SECTION PREMIÈRE[1].

Écrivez filosofie[2] ou philosophie, comme il vous plaira ; mais convenez que dès qu’elle paraît elle est persécutée. Les chiens à qui vous présentez un aliment pour lequel ils n’ont pas de goût vous mordent.

Vous direz que je répète ; mais il faut remettre cent fois devant les yeux du genre humain que la sacrée congrégation condamna Galilée, et que les cuistres qui déclarèrent excommuniés tous les bons citoyens qui se soumettraient au grand Henri IV furent les mêmes qui condamnèrent les seules vérités qu’on pouvait trouver dans les ouvrages de Descartes.

Tous les barbets de la fange théologique, aboyant les uns contre les autres, aboyèrent tous contre de Thou, contre La Mothe-le-Vayer, contre Bayle. Que de sottises ont été écrites par de petits écoliers welches contre le sage Locke !

Ces Welches disent que César, Cicéron, Sénèque, Pline, Marc-Aurèle, pouvaient être philosophes, mais que cela n’est pas permis chez les Welches. On leur répond que cela est très-permis et très-utile chez les Français ; que rien n’a fait plus de bien aux Anglais, et qu’il est temps d’exterminer la barbarie.
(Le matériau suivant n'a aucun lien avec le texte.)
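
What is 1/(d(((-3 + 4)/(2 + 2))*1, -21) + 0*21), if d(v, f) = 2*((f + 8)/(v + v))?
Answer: -1/52 ≈ -0.019231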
Vous me répliquez qu’on n’en viendra pas à bout. Non, chez le peuple et chez les imbéciles ; mais chez tous les honnêtes gens votre affaire est faite.

SECTION II[3].

Un des grands malheurs, comme un des grands ridicules du genre humain, c’est que dans tous les pays qu’on appelle policés, excepté peut-être à la Chine, les prêtres se chargèrent de ce qui n’appartenait qu’aux philosophes. Ces prêtres se mêlèrent de régler l’année : c’était, disaient-ils, leurs droits, car il était nécessaire que les peuples connussent leurs jours de fêtes. Ainsi les prêtres chaldéens, égyptiens, grecs, romains, se crurent mathématiciens et astronomes : mais quelle mathématique et quelle astronomie ! Ils étaient trop occupés de leurs sacrifices, de leurs oracles, de leurs divinations, de leurs augures, pour étudier sérieusement. Quiconque s’est fait un métier de la charlatanerie ne peut avoir l’esprit juste et éclairé. Ils furent astrologues, et jamais astronomes[4].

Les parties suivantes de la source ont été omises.